Eventually we came to a little stream, so we decided to follow its course and see where it went. There were plenty of deep holes along its course, and in one of them we saw a flash and a swirl. I couldn't believe that it was a large fish in such a small stream. We sat down quietly and waited, after a short time the fish reappeared. What to do? I didn't have my fishing rod with me. My wife came up with an idea, she had heard that you could tickle fish, sort of lull them into a trance, then grab them. I'll have a go at that I said, and so I sneaked up to the pool where the fish was sunning itself, but the fish saw me and moved off at great speed. I saw where it went this time, under an overhanging bank. I worked my way round the pool so I was right over where the fish was hiding.

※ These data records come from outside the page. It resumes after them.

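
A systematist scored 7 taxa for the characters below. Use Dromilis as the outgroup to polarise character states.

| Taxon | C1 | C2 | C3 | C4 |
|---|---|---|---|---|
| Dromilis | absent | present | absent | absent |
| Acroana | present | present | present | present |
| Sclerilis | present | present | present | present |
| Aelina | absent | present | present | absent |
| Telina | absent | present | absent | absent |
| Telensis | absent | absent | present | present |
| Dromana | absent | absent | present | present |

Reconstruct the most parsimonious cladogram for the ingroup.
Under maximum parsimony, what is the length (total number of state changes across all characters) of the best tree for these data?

4

Character polarity is set by the outgroup: the derived state is whichever differs from the outgroup's state, so for C2 the derived state is 'absent', and for the remaining characters it is 'present'.
C1 (derived state 'present') is shared by Acroana and Sclerilis — a synapomorphy uniting that clade.
C2: derived state 'absent' in Dromana and Telensis only — synapomorphy for {Dromana, Telensis}.
C3 (derived state 'present') is shared by Acroana, Aelina, Dromana, Sclerilis, and Telensis — a synapomorphy uniting that clade.
Only Acroana, Dromana, Sclerilis, and Telensis show the derived state 'present' for C4, supporting them as a clade.
Most parsimonious ingroup topology: ((((Acroana,Sclerilis),(Telensis,Dromana)),Aelina),Telina).
Changes per character on this tree: C1: 1; C2: 1; C3: 1; C4: 1.
Total = 4.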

I rolled my sleeve up and lay on my stomach, and slowly I eased my hand into the water. Suddenly I touched it! The fish dashed off, so I didn't move I just waited and hoped.

Five minutes later just as I was giving up hope the fish came into its hiding place. I felt a thrill of excitement surge through me as it touched my fingers. I moved along a little, yes there it was. I started to stroke it. Gently does it; I wondered how long I would have to do it so I thought I'd have a go at grabbing it, I counted to ten and made my grab and oh my goodness I had it in my hand, but it struggled and slipped through my fingers. Shame! or some words to that effect. It swam off somewhere so we thought we would go off and give the fish a chance to settle down, well we knew just where it lived and expected it would come back.

Half an hour later we were back at the pool and there was the fish, it disappeared straight to its hiding place. We were back in business! Same as before and I was soon stroking the fish. Gently gently longer than before. I was working it out in my mind just how 1 was going to do it this time. 15 minutes I stroked that fish, I'll bet it went to sleep. Grab! I had it! and I threw it up the bank. No mistakes this time. A fine trout, I took it to show the farmer who didn't believe I'd just caught it in his little stream.

Later at home we cooked that trout which weighed a pound and a half. The fish was a first for both my wife and myself. It was the first trout I'd caught that was big enough to take, and it was the first trout my wife had cooked.